Vulnerability Response Mechanism

Ensuring user security is our core mission. We sincerely invite security researchers to report potential vulnerabilities to help improve the security of Rokid products.

Vulnerability Handling Process

1. Report Reception：Monitor and process vulnerability reports in real time.
2. Vulnerability Verification：Conduct technical analysis to assess the severity of reported vulnerabilities.
3. Remediation Plan：Develop targeted fixes or temporary mitigation measures.
4. Impact Assessment：Conduct a comprehensive investigation to determine affected products.
5. Security Advisory：Publish an official security advisory after review.

How to Submit a Vulnerability

Please send security vulnerability reports to: security@rokid.com

Reports should include:

• Affected product and version details
• Detailed technical description of the vulnerability
• Known exploitation methods (if any)
• Your intended disclosure timeline

Important Guidelines

We encourage responsible vulnerability research but strictly prohibit:

• Any form of data destruction
• Disruptive activities such as DoS attacks
• Disclosure of user privacy or sensitive data

Response Commitment

We guarantee:

• Acknowledgement of receipt within 48 hours
• Prioritized handling based on severity (Complex vulnerabilities may require extended analysis time)

Disclosure Policy

For unconfirmed vulnerabilities, we will maintain communication via email.

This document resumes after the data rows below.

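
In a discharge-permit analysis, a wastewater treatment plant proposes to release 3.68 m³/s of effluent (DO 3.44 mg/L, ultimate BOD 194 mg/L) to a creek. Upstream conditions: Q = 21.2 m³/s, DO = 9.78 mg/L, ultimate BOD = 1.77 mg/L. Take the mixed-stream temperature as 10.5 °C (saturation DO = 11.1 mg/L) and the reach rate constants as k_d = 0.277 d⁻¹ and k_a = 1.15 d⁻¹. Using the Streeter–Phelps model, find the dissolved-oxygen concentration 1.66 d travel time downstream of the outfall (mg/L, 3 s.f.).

Mixed DO = (21.2×9.78 + 3.68×3.44)/(21.2+3.68) = 220.0/24.88 = 8.842 mg/L.
Mixed L₀ = (21.2×1.77 + 3.68×194)/(24.88) = 751.4/24.88 = 30.20 mg/L.
Initial deficit D₀ = C_s − DO₀ = 11.1 − 8.842 = 2.258 mg/L.
D(1.66) = [0.277×30.20/(1.15−0.277)](e^(−0.277×1.66) − e^(−1.15×1.66)) + 2.258 e^(−1.15×1.66)
= 9.583 × (0.6314 − 0.1482) + 2.258 × 0.1482 = 4.965 mg/L.
DO = 11.1 − 4.965 = 6.135 mg/L.

DO ≈ 6.14 mg/L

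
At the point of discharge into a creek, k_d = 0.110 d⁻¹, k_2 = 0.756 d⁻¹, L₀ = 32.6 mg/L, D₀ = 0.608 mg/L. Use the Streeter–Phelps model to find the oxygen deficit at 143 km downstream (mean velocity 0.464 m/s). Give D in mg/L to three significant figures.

Travel time t = x/v = 143 km / (0.464 m/s) = 143000 m / 0.464 m/s = 308200 s = 3.567 d.
k_d L₀/(k_2−k_d) = 0.110×32.6/(0.756−0.110) = 3.586/0.6460 = 5.551 mg/L.
e^(−k_d t) = e^(−0.110×3.567) = 0.6755; e^(−k_2 t) = e^(−0.756×3.567) = 0.06743.
D = 5.551 × (0.6755 − 0.06743) + 0.608 × 0.06743 = 3.375 + 0.04100 = 3.416 mg/L.

D ≈ 3.42 mg/L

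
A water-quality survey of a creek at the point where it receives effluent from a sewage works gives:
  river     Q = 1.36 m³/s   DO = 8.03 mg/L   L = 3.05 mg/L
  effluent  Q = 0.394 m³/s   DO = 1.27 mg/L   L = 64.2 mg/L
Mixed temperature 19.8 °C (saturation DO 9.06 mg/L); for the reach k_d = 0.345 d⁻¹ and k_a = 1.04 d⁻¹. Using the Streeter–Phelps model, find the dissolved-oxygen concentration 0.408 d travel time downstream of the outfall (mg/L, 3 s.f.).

Mixed DO = (1.36×8.03 + 0.394×1.27)/(1.36+0.394) = 11.42/1.754 = 6.512 mg/L.
Mixed L₀ = (1.36×3.05 + 0.394×64.2)/(1.754) = 29.44/1.754 = 16.79 mg/L.
Initial deficit D₀ = C_s − DO₀ = 9.06 − 6.512 = 2.548 mg/L.
D(0.408) = [0.345×16.79/(1.04−0.345)](e^(−0.345×0.408) − e^(−1.04×0.408)) + 2.548 e^(−1.04×0.408)
= 8.333 × (0.8687 − 0.6542) + 2.548 × 0.6542 = 3.454 mg/L.
DO = 9.06 − 3.454 = 5.606 mg/L.

DO ≈ 5.61 mg/L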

Do not disclose vulnerability details before Rokid issues an official advisory.

After fixes are released, we will:

1. Push security updates
2. Document security patches in release notes (Check Rokid Official Download Center for details)

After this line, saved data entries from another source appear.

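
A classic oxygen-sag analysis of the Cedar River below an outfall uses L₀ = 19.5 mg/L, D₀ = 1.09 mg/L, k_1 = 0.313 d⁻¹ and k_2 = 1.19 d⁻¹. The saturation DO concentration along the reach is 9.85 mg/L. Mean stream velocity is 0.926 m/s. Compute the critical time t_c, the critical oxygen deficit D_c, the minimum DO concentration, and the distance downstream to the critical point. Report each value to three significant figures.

t_c = [1/(k_2−k_1)] ln[(k_2/k_1)(1 − D₀(k_2−k_1)/(k_1 L₀))]
= [1/(1.19−0.313)] ln[(1.19/0.313)(1 − 1.09×0.8770/(0.313×19.5))]
= (1/0.8770) ln[3.802 × 0.8434] = 1.140 × ln(3.206) = 1.140 × 1.165 = 1.329 d.
L(t_c) = L₀ e^(−k_1 t_c) = 19.5 × 0.6598 = 12.87 mg/L, and at the critical point k_2 D_c = k_1 L, so D_c = (0.313/1.19) × 12.87 = 3.384 mg/L.
Minimum DO = C_s − D_c = 9.85 − 3.384 = 6.466 mg/L.
x_c = v t_c = 0.926 m/s × 1.329 d × 86400 s/d = 106300 m ≈ 106 km.

t_c ≈ 1.33 d; D_c ≈ 3.38 mg/L; min DO ≈ 6.47 mg/L; x_c ≈ 106 km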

3. Rokid will regularly release security vulnerability information about its products on this list.

Product Support Policy

We provide for all products:

• ✓ Regular security updates
• ✓ Emergency patches for critical vulnerabilities
• ✓ Ongoing security enhancements

Notes:

• Security support is maintained throughout the product lifecycle
• Support policies may vary by product line
• This page will be updated with the latest security status

Users are advised to check periodically for security updates.